What Will Survive of Us?

Lolling there on the spruce-green lake,
Listing like the deck of the Titanic,
An abandoned dock leans
Against a huge hunk of granite,
Rock of ages, a leviathan upholding
The rotting raft as it sinks imperceptibly
To its inevitable end.

On the darkened shore magisterial pines,
Cedars, and oaks preside with profound
Indifference over the slow dissolution of what
Not long ago was a stage for human
Amusement, a platform of childlike pleasure.
Listen, and over the sound of the wind
In the trees and the loons and the bees

You can almost hear the squeals
Of children laughing, splashing, diving
All through the long hot afternoons
As though summer would never end.
Ghost children on a ghost dock,
A dock succumbing now to time
And the weather, to the persistence of weeds

Pushing up through the cracks —
Tiny ferns, cushions of moss, gray green lichen
Creeping its infinitesimal creep
Into forever.
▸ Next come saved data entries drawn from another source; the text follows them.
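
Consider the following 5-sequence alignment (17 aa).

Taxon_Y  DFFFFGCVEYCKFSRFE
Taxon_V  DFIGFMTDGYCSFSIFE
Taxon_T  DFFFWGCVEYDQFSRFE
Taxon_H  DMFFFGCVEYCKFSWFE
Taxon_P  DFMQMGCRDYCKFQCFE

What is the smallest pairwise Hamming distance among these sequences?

Pairwise Hamming distances:
  Taxon_Y vs Taxon_V: 8
  Taxon_Y vs Taxon_T: 3
  Taxon_Y vs Taxon_H: 2
  Taxon_Y vs Taxon_P: 7
  Taxon_V vs Taxon_T: 10
  Taxon_V vs Taxon_H: 9
  Taxon_V vs Taxon_P: 10
  Taxon_T vs Taxon_H: 5
  Taxon_T vs Taxon_P: 9
  Taxon_H vs Taxon_P: 8
The smallest is 2, between Taxon_Y and Taxon_H.

2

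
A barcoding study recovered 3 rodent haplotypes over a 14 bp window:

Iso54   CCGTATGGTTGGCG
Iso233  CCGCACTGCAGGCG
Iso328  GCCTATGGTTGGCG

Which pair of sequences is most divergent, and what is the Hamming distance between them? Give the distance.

Pairwise Hamming distances:
  Iso54 vs Iso233: 5
  Iso54 vs Iso328: 2
  Iso233 vs Iso328: 7
The largest is 7, between Iso233 and Iso328.

7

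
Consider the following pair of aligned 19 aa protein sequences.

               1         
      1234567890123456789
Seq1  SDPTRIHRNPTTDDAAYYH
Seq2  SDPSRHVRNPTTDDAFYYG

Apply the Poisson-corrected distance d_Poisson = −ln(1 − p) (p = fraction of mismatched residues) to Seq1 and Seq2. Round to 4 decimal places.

0.3054

Mismatches occur at site 4 (T↔S), site 6 (I↔H), site 7 (H↔V), site 16 (A↔F), site 19 (H↔G).
p = 5/19 = 0.263158.
d = −ln(1 − 0.263158) = −ln(0.736842) = 0.3054.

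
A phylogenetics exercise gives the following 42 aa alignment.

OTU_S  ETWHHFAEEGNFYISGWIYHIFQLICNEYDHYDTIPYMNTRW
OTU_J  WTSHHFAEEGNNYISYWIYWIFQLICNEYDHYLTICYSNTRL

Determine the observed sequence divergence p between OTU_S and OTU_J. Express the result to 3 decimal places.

0.214

The sequences differ at positions 1 (E/W), 3 (W/S), 12 (F/N), 16 (G/Y), 20 (H/W), 33 (D/L), 36 (P/C), 38 (M/S), 42 (W/L).
There are 9 differences over 42 sites, so p = 9/42 = 0.214.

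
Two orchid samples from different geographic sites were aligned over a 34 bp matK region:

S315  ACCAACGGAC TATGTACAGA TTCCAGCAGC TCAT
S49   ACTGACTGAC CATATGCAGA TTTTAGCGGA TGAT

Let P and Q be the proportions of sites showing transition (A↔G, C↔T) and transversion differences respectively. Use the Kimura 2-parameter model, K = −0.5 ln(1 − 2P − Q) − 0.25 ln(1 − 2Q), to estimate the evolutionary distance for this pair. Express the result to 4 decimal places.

0.4577

Differing sites — 3:C/T (Ti); 4:A/G (Ti); 7:G/T (Tv); 11:T/C (Ti); 14:G/A (Ti); 16:A/G (Ti); 23:C/T (Ti); 24:C/T (Ti); 28:A/G (Ti); 30:C/A (Tv); 32:C/G (Tv).
Of the 11 differences, 8 transitions and 3 transversions over 34 sites: P = 8/34 = 0.235294, Q = 3/34 = 0.088235.
d = −0.5·ln(0.441177) − 0.25·ln(0.823530) = −0.5·(-0.818309) − 0.25·(-0.194155) = 0.4577.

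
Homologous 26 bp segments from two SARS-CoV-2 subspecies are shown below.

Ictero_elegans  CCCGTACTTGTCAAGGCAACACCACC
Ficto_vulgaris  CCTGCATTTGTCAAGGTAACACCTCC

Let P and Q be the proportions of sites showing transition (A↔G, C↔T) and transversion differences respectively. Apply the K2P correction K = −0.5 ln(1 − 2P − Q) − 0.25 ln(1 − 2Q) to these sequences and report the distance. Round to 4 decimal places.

Differing sites — 3:C/T (Ti); 5:T/C (Ti); 7:C/T (Ti); 17:C/T (Ti); 24:A/T (Tv).
Of the 5 differences, 4 transitions and 1 transversion over 26 sites: P = 4/26 = 0.153846, Q = 1/26 = 0.038462.
d = −0.5·ln(0.653846) − 0.25·ln(0.923076) = −0.5·(-0.424883) − 0.25·(-0.080044) = 0.2325.

0.2325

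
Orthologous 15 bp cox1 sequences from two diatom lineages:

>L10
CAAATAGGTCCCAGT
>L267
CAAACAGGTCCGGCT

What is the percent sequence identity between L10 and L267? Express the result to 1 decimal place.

73.3%

Mismatches occur at site 5 (T→C), site 12 (C→G), site 13 (A→G), site 14 (G→C).
11 of the 15 sites match, so the percent identity is 11/15 × 100 = 73.3%.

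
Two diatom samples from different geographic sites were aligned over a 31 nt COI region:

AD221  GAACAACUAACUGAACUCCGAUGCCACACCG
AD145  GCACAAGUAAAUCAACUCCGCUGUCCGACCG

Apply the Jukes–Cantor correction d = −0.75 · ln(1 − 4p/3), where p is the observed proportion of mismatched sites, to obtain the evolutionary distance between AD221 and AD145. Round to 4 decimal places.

0.3163

The sequences differ at positions 2 (A/C), 7 (C/G), 11 (C/A), 13 (G/C), 21 (A/C), 24 (C/U), 26 (A/C), 27 (C/G).
p = 8/31 = 0.258065.
d = −0.75 · ln(1 − (4/3)·0.258065) = −0.75 · ln(0.655913) = −0.75 · (-0.421727) = 0.3163.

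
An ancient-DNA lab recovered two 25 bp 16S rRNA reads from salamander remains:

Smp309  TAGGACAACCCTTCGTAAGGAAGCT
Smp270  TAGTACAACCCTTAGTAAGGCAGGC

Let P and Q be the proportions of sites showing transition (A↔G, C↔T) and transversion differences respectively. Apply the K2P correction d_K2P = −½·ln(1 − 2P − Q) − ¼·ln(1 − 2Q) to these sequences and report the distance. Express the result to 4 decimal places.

The sequences differ at positions 4 (G/T, transversion), 14 (C/A, transversion), 21 (A/C, transversion), 24 (C/G, transversion), 25 (T/C, transition).
Of the 5 differences, 1 transition and 4 transversions over 25 sites: P = 1/25 = 0.040000, Q = 4/25 = 0.160000.
d = −0.5·ln(0.760000) − 0.25·ln(0.680000) = −0.5·(-0.274437) − 0.25·(-0.385662) = 0.2336.

0.2336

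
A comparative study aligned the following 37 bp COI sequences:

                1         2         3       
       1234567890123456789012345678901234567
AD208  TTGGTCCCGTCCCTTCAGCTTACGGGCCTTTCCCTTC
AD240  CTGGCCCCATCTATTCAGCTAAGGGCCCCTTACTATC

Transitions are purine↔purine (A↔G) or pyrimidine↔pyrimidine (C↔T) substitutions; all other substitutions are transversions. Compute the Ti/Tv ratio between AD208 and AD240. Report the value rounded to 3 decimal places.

Mismatches occur at site 1 (T/C, transition), site 5 (T/C, transition), site 9 (G/A, transition), site 12 (C/T, transition), site 13 (C/A, transversion), site 21 (T/A, transversion), site 23 (C/G, transversion), site 26 (G/C, transversion), site 29 (T/C, transition), site 32 (C/A, transversion), site 34 (C/T, transition), site 35 (T/A, transversion).
Of the 12 differences, 6 transitions and 6 transversions, so Ti/Tv = 6/6 = 1.000.

1.000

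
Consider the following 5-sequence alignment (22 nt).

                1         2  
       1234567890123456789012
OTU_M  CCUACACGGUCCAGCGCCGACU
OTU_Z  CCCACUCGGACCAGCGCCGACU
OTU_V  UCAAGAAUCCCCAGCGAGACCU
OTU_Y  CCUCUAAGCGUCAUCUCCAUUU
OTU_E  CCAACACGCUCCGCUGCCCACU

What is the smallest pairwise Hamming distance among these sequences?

3

Pairwise Hamming distances:
  OTU_M vs OTU_Z: 3
  OTU_M vs OTU_V: 11
  OTU_M vs OTU_Y: 11
  OTU_M vs OTU_E: 6
  OTU_Z vs OTU_V: 12
  OTU_Z vs OTU_Y: 13
  OTU_Z vs OTU_E: 8
  OTU_V vs OTU_Y: 13
  OTU_V vs OTU_E: 12
  OTU_Y vs OTU_E: 13
The smallest is 3, between OTU_M and OTU_Z.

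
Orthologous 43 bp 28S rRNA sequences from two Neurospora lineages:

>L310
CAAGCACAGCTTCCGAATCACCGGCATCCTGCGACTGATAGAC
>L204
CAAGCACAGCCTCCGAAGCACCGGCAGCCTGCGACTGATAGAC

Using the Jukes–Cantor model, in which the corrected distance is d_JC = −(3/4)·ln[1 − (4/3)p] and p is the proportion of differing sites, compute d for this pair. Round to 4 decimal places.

Differing sites — 11:T/C; 18:T/G; 27:T/G.
p = 3/43 = 0.069767.
d = −0.75 · ln(1 − (4/3)·0.069767) = −0.75 · ln(0.906977) = −0.75 · (-0.097638) = 0.0732.

0.0732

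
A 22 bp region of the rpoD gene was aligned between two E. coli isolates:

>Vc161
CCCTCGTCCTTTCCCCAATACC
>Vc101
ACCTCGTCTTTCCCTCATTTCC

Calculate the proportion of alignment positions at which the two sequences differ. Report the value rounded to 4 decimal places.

0.2727

Mismatches occur at site 1 (C/A), site 9 (C/T), site 12 (T/C), site 15 (C/T), site 18 (A/T), site 20 (A/T).
There are 6 differences over 22 sites, so p = 6/22 = 0.2727.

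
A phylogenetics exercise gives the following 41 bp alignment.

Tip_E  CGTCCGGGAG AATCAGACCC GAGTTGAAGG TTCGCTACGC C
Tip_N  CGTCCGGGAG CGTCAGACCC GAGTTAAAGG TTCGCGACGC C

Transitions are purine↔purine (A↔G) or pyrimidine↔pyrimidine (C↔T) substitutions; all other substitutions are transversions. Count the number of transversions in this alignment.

Differing sites — 11:A/C (Tv); 12:A/G (Ti); 26:G/A (Ti); 36:T/G (Tv).
Of the 4 differences, 2 transitions and 2 transversions, so the answer is 2.

2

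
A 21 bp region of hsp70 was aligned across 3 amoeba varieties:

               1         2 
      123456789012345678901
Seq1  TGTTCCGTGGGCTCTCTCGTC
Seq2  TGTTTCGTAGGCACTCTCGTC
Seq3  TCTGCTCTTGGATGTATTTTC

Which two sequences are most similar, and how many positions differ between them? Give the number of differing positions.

Pairwise Hamming distances:
  Seq1 vs Seq2: 3
  Seq1 vs Seq3: 10
  Seq2 vs Seq3: 12
The smallest is 3, between Seq1 and Seq2.

3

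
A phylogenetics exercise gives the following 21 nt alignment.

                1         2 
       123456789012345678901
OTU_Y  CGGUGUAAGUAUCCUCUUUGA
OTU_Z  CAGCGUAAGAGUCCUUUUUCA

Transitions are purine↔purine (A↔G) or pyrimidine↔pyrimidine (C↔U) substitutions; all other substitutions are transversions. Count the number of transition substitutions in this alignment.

4

The sequences differ at positions 2 (G/A, transition), 4 (U/C, transition), 10 (U/A, transversion), 11 (A/G, transition), 16 (C/U, transition), 20 (G/C, transversion).
Of the 6 differences, 4 transitions and 2 transversions, so the answer is 4.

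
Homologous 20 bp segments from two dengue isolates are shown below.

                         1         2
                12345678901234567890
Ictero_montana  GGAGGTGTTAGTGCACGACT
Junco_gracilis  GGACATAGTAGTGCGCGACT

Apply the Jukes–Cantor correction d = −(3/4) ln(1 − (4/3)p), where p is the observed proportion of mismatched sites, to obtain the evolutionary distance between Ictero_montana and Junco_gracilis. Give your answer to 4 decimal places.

Mismatches occur at site 4 (G↔C), site 5 (G↔A), site 7 (G↔A), site 8 (T↔G), site 15 (A↔G).
p = 5/20 = 0.250000.
d = −0.75 · ln(1 − (4/3)·0.250000) = −0.75 · ln(0.666667) = −0.75 · (-0.405465) = 0.3041.

0.3041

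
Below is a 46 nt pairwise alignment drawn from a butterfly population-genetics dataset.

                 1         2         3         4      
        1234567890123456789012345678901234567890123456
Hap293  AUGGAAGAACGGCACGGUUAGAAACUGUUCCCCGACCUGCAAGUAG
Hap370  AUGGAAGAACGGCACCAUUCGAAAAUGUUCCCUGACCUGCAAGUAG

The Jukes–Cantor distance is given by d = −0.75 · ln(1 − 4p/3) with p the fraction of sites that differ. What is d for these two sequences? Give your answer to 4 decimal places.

0.1174

Differing sites — 16:G/C; 17:G/A; 20:A/C; 25:C/A; 33:C/U.
p = 5/46 = 0.108696.
d = −0.75 · ln(1 − (4/3)·0.108696) = −0.75 · ln(0.855072) = −0.75 · (-0.156570) = 0.1174.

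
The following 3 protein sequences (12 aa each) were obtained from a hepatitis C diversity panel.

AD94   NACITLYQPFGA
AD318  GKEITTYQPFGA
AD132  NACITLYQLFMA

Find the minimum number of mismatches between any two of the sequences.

Pairwise Hamming distances:
  AD94 vs AD318: 4
  AD94 vs AD132: 2
  AD318 vs AD132: 6
The smallest is 2, between AD94 and AD132.

2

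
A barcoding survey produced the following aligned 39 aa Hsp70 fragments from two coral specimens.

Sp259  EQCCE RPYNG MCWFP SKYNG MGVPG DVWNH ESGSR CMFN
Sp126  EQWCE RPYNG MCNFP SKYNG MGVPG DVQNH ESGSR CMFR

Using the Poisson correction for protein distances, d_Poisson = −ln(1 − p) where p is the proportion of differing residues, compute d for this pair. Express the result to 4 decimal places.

The sequences differ at positions 3 (C/W), 13 (W/N), 28 (W/Q), 39 (N/R).
p = 4/39 = 0.102564.
d = −ln(1 − 0.102564) = −ln(0.897436) = 0.1082.

0.1082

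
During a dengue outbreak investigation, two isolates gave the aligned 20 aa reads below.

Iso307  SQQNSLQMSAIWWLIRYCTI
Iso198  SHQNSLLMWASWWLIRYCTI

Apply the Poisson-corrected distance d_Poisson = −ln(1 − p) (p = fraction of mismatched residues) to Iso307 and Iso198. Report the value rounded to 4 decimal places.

0.2231

The sequences differ at positions 2 (Q/H), 7 (Q/L), 9 (S/W), 11 (I/S).
p = 4/20 = 0.200000.
d = −ln(1 − 0.200000) = −ln(0.800000) = 0.2231.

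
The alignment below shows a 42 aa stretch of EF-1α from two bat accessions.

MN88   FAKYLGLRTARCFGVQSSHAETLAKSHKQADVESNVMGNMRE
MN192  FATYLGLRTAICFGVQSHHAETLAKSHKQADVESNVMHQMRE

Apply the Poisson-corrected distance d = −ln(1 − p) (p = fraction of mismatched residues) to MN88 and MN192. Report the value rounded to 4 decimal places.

Mismatches occur at site 3 (K↔T), site 11 (R↔I), site 18 (S↔H), site 38 (G↔H), site 39 (N↔Q).
p = 5/42 = 0.119048.
d = −ln(1 − 0.119048) = −ln(0.880952) = 0.1268.

0.1268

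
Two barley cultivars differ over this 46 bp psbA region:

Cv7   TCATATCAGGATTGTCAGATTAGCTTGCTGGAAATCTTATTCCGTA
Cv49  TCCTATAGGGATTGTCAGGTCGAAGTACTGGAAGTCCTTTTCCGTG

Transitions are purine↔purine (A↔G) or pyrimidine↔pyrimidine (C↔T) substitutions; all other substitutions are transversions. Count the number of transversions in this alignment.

5

The sequences differ at positions 3 (A/C, transversion), 7 (C/A, transversion), 8 (A/G, transition), 19 (A/G, transition), 21 (T/C, transition), 22 (A/G, transition), 23 (G/A, transition), 24 (C/A, transversion), 25 (T/G, transversion), 27 (G/A, transition), 34 (A/G, transition), 37 (T/C, transition), 39 (A/T, transversion), 46 (A/G, transition).
Of the 14 differences, 9 transitions and 5 transversions, so the answer is 5.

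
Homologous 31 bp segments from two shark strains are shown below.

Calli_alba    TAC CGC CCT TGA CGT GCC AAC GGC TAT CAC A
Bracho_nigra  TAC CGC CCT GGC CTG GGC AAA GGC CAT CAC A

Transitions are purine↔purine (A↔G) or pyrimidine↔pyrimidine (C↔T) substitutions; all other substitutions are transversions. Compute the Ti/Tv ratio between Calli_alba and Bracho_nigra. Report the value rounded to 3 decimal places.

The sequences differ at positions 10 (T/G, transversion), 12 (A/C, transversion), 14 (G/T, transversion), 15 (T/G, transversion), 17 (C/G, transversion), 21 (C/A, transversion), 25 (T/C, transition).
Of the 7 differences, 1 transition and 6 transversions, so Ti/Tv = 1/6 = 0.167.

0.167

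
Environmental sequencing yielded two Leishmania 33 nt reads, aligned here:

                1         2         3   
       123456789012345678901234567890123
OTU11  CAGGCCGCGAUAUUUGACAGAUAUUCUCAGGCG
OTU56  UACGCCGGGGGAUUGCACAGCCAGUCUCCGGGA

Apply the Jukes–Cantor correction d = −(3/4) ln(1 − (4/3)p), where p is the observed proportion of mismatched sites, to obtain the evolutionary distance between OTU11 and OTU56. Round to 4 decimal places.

0.5587

Differing sites — 1:C/U; 3:G/C; 8:C/G; 10:A/G; 11:U/G; 15:U/G; 16:G/C; 21:A/C; 22:U/C; 24:U/G; 29:A/C; 32:C/G; 33:G/A.
p = 13/33 = 0.393939.
d = −0.75 · ln(1 − (4/3)·0.393939) = −0.75 · ln(0.474748) = −0.75 · (-0.744971) = 0.5587.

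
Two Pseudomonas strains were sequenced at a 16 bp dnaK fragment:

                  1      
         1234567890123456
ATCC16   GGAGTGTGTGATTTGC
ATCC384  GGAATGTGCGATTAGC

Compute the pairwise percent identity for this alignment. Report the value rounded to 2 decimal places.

Mismatches occur at site 4 (G→A), site 9 (T→C), site 14 (T→A).
13 of the 16 sites match, so the percent identity is 13/16 × 100 = 81.25%.

81.25%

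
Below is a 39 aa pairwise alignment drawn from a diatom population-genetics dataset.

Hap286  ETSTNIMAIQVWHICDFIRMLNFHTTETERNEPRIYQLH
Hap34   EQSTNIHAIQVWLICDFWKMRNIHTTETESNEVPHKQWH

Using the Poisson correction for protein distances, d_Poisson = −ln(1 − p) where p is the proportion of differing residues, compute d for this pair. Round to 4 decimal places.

Mismatches occur at site 2 (T/Q), site 7 (M/H), site 13 (H/L), site 18 (I/W), site 19 (R/K), site 21 (L/R), site 23 (F/I), site 30 (R/S), site 33 (P/V), site 34 (R/P), site 35 (I/H), site 36 (Y/K), site 38 (L/W).
p = 13/39 = 0.333333.
d = −ln(1 − 0.333333) = −ln(0.666667) = 0.4055.

0.4055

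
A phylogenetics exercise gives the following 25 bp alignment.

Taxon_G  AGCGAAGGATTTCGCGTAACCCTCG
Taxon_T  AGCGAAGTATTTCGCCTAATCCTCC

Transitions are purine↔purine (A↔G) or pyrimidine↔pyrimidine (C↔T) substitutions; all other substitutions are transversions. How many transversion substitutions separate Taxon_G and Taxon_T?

3

Mismatches occur at site 8 (G↔T, transversion), site 16 (G↔C, transversion), site 20 (C↔T, transition), site 25 (G↔C, transversion).
Of the 4 differences, 1 transition and 3 transversions, so the answer is 3.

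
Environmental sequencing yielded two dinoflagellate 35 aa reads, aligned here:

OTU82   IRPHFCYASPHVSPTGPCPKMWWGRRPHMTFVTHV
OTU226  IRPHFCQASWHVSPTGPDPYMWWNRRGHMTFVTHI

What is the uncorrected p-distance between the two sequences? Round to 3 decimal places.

0.200

The sequences differ at positions 7 (Y/Q), 10 (P/W), 18 (C/D), 20 (K/Y), 24 (G/N), 27 (P/G), 35 (V/I).
There are 7 differences over 35 sites, so p = 7/35 = 0.200.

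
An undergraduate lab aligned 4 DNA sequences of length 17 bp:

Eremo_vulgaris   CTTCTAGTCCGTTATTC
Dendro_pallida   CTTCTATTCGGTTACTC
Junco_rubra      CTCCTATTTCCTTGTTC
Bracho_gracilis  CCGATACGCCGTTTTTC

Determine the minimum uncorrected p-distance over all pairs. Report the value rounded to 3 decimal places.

0.176

Pairwise Hamming distances:
  Eremo_vulgaris vs Dendro_pallida: 3
  Eremo_vulgaris vs Junco_rubra: 5
  Eremo_vulgaris vs Bracho_gracilis: 6
  Dendro_pallida vs Junco_rubra: 6
  Dendro_pallida vs Bracho_gracilis: 8
  Junco_rubra vs Bracho_gracilis: 8
The smallest is 3 mismatches, between Eremo_vulgaris and Dendro_pallida; p = 3/17 = 0.176.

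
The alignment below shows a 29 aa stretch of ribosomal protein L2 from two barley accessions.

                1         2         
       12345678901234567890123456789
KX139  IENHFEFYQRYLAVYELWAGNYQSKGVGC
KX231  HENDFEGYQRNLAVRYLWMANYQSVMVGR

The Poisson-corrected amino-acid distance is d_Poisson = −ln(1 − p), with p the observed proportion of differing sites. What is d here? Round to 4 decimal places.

0.4769

The sequences differ at positions 1 (I/H), 4 (H/D), 7 (F/G), 11 (Y/N), 15 (Y/R), 16 (E/Y), 19 (A/M), 20 (G/A), 25 (K/V), 26 (G/M), 29 (C/R).
p = 11/29 = 0.379310.
d = −ln(1 − 0.379310) = −ln(0.620690) = 0.4769.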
What if, I thought as
I floated in the shallows in the silence
Of an August evening, what if this
Is what will survive of us, not love,

But this: a forgotten dock beside an
Ageless rock, governed by raccoons
And muskrats their scat brown and dry
Beside the remnants of lunch: an opalescent
Clam shell shimmering like a butterfly,
The bleached exo-skeleton of a crayfish,
A cigarette butt wedged between the slats?


Cecily Ross

About the Author – Cecily Ross

Cecily Ross is an award-winning writer and editor, and author of two books: a novel, The Lost Diaries of Susanna Moodie (HarperCollins Canada) and a memoir, Love in the Time of Cholesterol (Viking Canada, McGraw-Hill, U.S.). She has worked as an editor and writer at The Globe and Mail, Maclean’s, Harrowsmith, The Cobourg Star and The Peterborough Examiner. Her writing has appeared as in The New York Times, Chatelaine, ON Nature and Zoomer Magazine and Literary Review of Canada. Her poems have appeared in Canadian Literature and Dark Winter.